On Monday, word emerged that Pitt would be heading to Budapest for a whopping seven weeks of addition photography on the movie. Almost two months of reshoot time suggested some serious trouble with the Marc Forster-directed zombie epic. If you need to know why, check out our initial report on the news by clicking right here.
Reshoots are very common, but are rarely on the level of seven weeks, even for a project as big as World War Z. Now, Paramount Pictures has hired Damon Lindelof to "save" the film, according to THR's Heat Vision. Lindelof's rewrites will reportedly focus on the third act, meaning that World War Z has problems with its ending that shot-callers at Paramount don't feel can be solved through tinkering with the edit.

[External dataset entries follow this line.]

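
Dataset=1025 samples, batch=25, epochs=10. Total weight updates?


Iterations per epoch = 1025 / 25 = 41
Total updates = iterations_per_epoch * epochs
= 41 * 10
= 410

410


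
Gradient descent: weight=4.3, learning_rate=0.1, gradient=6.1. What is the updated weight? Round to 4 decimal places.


w_new = w_old - lr * gradient
= 4.3 - 0.1 * 6.1
= 4.3 - (0.61)
= 3.6900

3.6900


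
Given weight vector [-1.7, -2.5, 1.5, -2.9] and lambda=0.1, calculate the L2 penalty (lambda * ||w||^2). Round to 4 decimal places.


Squaring each weight:
(-1.7)^2 = 2.89
(-2.5)^2 = 6.25
1.5^2 = 2.25
(-2.9)^2 = 8.41
Sum of squares = 19.8
Penalty = 0.1 * 19.8 = 1.9800

1.9800


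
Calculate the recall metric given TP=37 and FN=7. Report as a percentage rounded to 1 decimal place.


Recall = TP / (TP + FN) * 100
= 37 / (37 + 7)
= 37 / 44
= 0.8409
= 84.1%

84.1


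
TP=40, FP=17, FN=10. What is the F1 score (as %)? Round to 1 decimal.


Precision = TP / (TP + FP) = 40 / 57 = 0.7018
Recall = TP / (TP + FN) = 40 / 50 = 0.8
F1 = 2 * P * R / (P + R)
= 2 * 0.7018 * 0.8 / (0.7018 + 0.8)
= 1.1228 / 1.5018
= 0.7477
As percentage: 74.8%

74.8


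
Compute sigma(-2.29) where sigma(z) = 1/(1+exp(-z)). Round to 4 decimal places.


sigmoid(z) = 1 / (1 + exp(-z))
exp(-(-2.29)) = exp(2.29) = 9.8749
1 + 9.8749 = 10.8749
1 / 10.8749 = 0.0920

0.0920


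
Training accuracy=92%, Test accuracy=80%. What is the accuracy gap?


Gap = train_accuracy - test_accuracy
= 92 - 80
= 12%
This gap suggests the model is overfitting.

12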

Lindelof is a pretty polarizing figure. Beloved for years as one of two showrunners on the series Lost, he's spent the last several years taking heat for the ending of the show in 2010. Along with Jon Spaihts, he wrote this weekend's Alien prequel Prometheus. While most everybody is praising Ridley Scott's visual spectacle, any and all of the film's faults are being laid at his feet by many an irate fan on the Twitter, where the writer's maintained good humor about both praise and vitriol.
Along with his Cowboys & Aliens co-writers Alex Kurtzman and Roberto Orci, Lindelof also wrote the as-yet untitled Star Trek sequel directed by Lost co-creator J.J. Abrams and set for next summer.
That Star Trek sequel will be bowing the same season as World War Z. The film was previously scheduled for December of 2012, but in March, Paramount shifted the release date to June 21, 2013 without explanation. At the time, the assumption was that a June release just made more sense for the material, but apparently it was actually to facilitate these extensive reshoots, which are expected to begin in September or October.
While the adaptation languished in development, J. Michael Straczynski contributed several drafts, but it looks like his work was abandoned when The Kingdom writer Matthew Michael Carnahan came aboard to script.